Gaius Papius Mutilus was a Samnite noble who is best known for being the leader of the southern rebels who fought against the army of Rome in the Social War (also known as the Italian War); was a member of the clan Variani/Varriano. His father was Gaius Papius Mutilus, who held the highest Samnite magistracy in Bovianum a number of times in the second half of the 2nd century BC

== The southern forces under Gaius Papius ==
The Samnite army, consisting of southern rebels, was very similar to that of the Romans. Two men were elected consuls while another twelve were granted the position of praetor.
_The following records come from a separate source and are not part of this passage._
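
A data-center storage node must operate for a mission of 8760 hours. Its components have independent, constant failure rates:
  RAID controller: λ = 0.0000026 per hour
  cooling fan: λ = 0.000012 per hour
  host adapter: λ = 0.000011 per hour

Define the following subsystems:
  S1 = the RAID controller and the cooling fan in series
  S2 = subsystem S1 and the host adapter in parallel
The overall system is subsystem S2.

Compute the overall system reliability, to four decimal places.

R(RAID controller) = exp(−0.0000026 × 8760) = 0.977481
R(cooling fan) = exp(−0.000012 × 8760) = 0.900216
R(host adapter) = exp(−0.000011 × 8760) = 0.908137
Series (RAID controller and cooling fan): 0.977481 × 0.900216 = 0.879944
Parallel ([0.879944] and host adapter): 1 − (1 − 0.879944)(1 − 0.908137) = 0.9890

0.9890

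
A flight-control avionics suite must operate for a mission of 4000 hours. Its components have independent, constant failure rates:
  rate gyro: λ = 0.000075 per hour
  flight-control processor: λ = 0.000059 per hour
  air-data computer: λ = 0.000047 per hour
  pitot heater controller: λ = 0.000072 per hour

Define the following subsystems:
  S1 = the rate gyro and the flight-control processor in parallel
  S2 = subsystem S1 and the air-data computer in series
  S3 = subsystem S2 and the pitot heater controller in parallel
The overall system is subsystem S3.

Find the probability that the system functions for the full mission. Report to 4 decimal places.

0.9458

R(rate gyro) = exp(−0.000075 × 4000) = 0.740818
R(flight-control processor) = exp(−0.000059 × 4000) = 0.789781
R(air-data computer) = exp(−0.000047 × 4000) = 0.828615
R(pitot heater controller) = exp(−0.000072 × 4000) = 0.749762
Parallel (rate gyro and flight-control processor): 1 − (1 − 0.740818)(1 − 0.789781) = 0.945515
Series ([0.945515] and air-data computer): 0.945515 × 0.828615 = 0.783468
Parallel ([0.783468] and pitot heater controller): 1 − (1 − 0.783468)(1 − 0.749762) = 0.9458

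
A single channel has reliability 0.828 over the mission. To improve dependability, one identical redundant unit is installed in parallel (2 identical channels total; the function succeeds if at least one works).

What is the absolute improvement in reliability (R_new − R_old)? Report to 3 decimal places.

R_before = 0.828
R_after = 1 − (1 − 0.828)^2 = 0.970
ΔR = 0.970 − 0.828 = 0.142

0.142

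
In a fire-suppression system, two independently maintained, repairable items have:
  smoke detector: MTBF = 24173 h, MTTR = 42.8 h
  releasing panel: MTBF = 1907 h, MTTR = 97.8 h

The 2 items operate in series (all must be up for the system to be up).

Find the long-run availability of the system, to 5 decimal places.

0.94954

A(smoke detector) = MTBF/(MTBF+MTTR) = 24173/(24173+42.8) = 0.998233
A(releasing panel) = MTBF/(MTBF+MTTR) = 1907/(1907+97.8) = 0.951217
Series availability: 0.998233 × 0.951217 = 0.94954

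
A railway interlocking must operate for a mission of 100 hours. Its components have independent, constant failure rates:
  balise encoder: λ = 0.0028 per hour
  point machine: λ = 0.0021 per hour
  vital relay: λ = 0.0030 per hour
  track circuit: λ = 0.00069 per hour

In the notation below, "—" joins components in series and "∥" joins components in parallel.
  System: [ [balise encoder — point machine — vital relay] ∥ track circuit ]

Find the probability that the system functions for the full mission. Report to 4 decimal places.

R(balise encoder) = exp(−0.0028 × 100) = 0.755784
R(point machine) = exp(−0.0021 × 100) = 0.810584
R(vital relay) = exp(−0.0030 × 100) = 0.740818
R(track circuit) = exp(−0.00069 × 100) = 0.933327
Series (balise encoder, point machine, and vital relay): 0.755784 × 0.810584 × 0.740818 = 0.453845
Parallel ([0.453845] and track circuit): 1 − (1 − 0.453845)(1 − 0.933327) = 0.9636

0.9636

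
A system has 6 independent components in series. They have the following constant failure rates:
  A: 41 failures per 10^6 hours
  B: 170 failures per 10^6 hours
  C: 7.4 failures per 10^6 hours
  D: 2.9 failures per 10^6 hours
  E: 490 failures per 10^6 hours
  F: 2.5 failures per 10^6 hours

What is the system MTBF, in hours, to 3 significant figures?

Series of exponential components: λ_sys = Σ λ_i
λ_sys = 0.000041 + 0.00017 + 0.0000074 + 0.0000029 + 0.00049 + 0.0000025 = 7.1380e-04 /h
MTBF = 1 / λ_sys = 1400 h

1400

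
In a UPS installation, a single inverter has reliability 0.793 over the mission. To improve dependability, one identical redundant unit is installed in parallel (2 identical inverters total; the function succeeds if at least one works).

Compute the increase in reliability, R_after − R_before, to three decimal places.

R_before = 0.793
R_after = 1 − (1 − 0.793)^2 = 0.957
ΔR = 0.957 − 0.793 = 0.164

0.164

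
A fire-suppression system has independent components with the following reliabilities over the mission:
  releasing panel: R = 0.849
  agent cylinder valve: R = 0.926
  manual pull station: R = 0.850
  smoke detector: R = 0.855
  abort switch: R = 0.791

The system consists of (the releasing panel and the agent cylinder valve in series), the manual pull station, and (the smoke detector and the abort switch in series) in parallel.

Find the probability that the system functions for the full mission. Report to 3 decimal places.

Series (releasing panel and agent cylinder valve): 0.84900 × 0.92600 = 0.78617
Series (smoke detector and abort switch): 0.85500 × 0.79100 = 0.67631
Parallel ([0.78617], manual pull station, and [0.67631]): 1 − (1 − 0.78617)(1 − 0.85000)(1 − 0.67631) = 0.990

0.990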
The consuls were the leaders of their respective armies and are referred to as “commanders in chief". Papius became the consul for the southern rebel forces, known as the Samnites, in 90 BC. His fellow consul was Quintus Poppaedius Silo; the leader of a centrally located army, staffed mainly by members of the Italian tribe of the Marsi. Both of these men held the position of consul into the year 89 BC due to their success during the campaigning season of the following year.

== Success in battle ==
Papius achieved great success as the leader of the Samnite army during his advance into Roman territory. One of the more famous battles fought by the southern rebels occurred in the city of Nola. The Samnite army captured the city with 2,000 Roman soldiers remaining inside. The soldiers did not accept Papius' offer to serve under him and were therefore starved to death.

Following his victory at Nola, Papius took the cities of Stabiae, Minervium, and Salernum while conquering the country around Nuceria. The citizens of these cities and those surrounding them feared the wrath of Papius. He gathered the prisoners and slaves from each city while also being given infantry and cavalry out of fear (these troops amounted to over 10,000 infantry and 1,000 cavalry). Papius continued to destroy the Romans while continuing to have success in Campania. During his leadership of the Samnite army, Papius only lost two notable battles. These were to consul Lucius Julius Caesar in 90 BC and to Lucius Cornelius Sulla in 89 BC. Following his loss to Sulla, Papius is said to have been granted Roman citizenship. Papius Mutilus was not prominent during the ensuing civil wars. Shortly after, he was proscribed and committed suicide in 80 BC.

== Bibliography ==

- Alberto Campana, La Monetazione degli insorti italici durante la Guerra Sociale (91-87 a.C.), Soliera, Edizioni Apparuti, 1987.